In today's Sentinel & Enterprise:
In the Sept. 8 primary, we can choose a candidate who will be a smart, savvy, full-time representative for us at the Statehouse. That person is Natalie Higgins -- a lifelong Leominster resident who was the first in her family to graduate from college.
She went on to earn a law degree and was admitted to the Massachusetts Bar. She could have taken a high-paying job at a law firm, but she chose to work for a nonprofit organization focused on state policies to help make state universities and community colleges more affordable. Previously, Ms. Higgins was a rape-crisis counselor, a community educator, and worked at her parents' small auto parts business.
Having interned for then-Rep. Jennifer Flanagan and been a Rappaport Fellow in then-Gov. Deval Patrick's Cabinet Affairs Office, Ms. Higgins knows how things work in the Statehouse.
Given her education and experience, Ms. Higgins would be a strong voice for Leominster starting with her first day in office.
I encourage you to think about what skills are needed to be an effective state representative in Boston and then visit www.ElectNatalieHiggins.com.
While voting for a familiar name may seem like the nice thing to do, a vote for Natalie Higgins on Sept. 8 is a vote for the relevant experience and connections our community needs and deserves.
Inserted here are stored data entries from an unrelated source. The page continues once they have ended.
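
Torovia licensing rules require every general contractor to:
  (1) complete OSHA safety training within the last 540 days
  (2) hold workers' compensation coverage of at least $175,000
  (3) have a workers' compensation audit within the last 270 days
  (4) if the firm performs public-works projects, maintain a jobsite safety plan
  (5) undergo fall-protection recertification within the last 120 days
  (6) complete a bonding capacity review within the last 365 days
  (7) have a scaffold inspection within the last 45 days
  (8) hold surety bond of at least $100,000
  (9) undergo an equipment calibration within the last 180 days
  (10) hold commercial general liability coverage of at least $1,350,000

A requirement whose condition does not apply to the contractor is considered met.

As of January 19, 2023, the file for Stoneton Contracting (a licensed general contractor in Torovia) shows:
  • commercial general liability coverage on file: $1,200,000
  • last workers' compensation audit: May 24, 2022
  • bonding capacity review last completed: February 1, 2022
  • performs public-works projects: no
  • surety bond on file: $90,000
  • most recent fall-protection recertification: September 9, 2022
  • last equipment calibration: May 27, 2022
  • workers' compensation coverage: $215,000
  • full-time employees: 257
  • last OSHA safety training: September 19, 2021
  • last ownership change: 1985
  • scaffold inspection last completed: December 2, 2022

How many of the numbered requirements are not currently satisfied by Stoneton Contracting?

5

1. OSHA safety training 487 days ago vs limit 540 → met
2. workers' compensation coverage $215,000 ≥ $175,000 → met
3. workers' compensation audit 240 days ago vs limit 270 → met
4. condition 'performs public-works projects' does not hold → requirement n/a → met
5. fall-protection recertification 132 days ago vs limit 120 → not met
6. bonding capacity review 352 days ago vs limit 365 → met
7. scaffold inspection 48 days ago vs limit 45 → not met
8. surety bond $90,000 < $100,000 → not met
9. equipment calibration 237 days ago vs limit 180 → not met
10. commercial general liability coverage $1,200,000 < $1,350,000 → not met
Not met: 5 of 10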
In this week's Leominster Champion:
To the Editor:
Have you ever had to review résumés of job applicants and decide who to hire? That’s how I think about voting for elected officials — who has the most relevant background, learned skills, and demonstrated commitment to do the job well? Also, who can get up to speed the quickest?
In the primary race for Leominster’s state representative, the person with the best résumé is Natalie Higgins. I’ve been fortunate enough to talk with both Democratic candidates in the past year, and I believe Ms. Higgins has the right temperament, skills and experience to represent us at the state level. She already has experience working in the State House, and she currently directs an organization that advocates statewide for better public education. Additionally, she knows how to listen to and advocate for the underrepresented, thanks to her work experience and her legal training. Ms. Higgins knows what issues matter to Leominster — education, health care and behavioral health, and jobs — because she grew up here.
I encourage you to join me and “hire” the best Democratic candidate for state representative by voting for Natalie Higgins on Thursday, Sept. 8.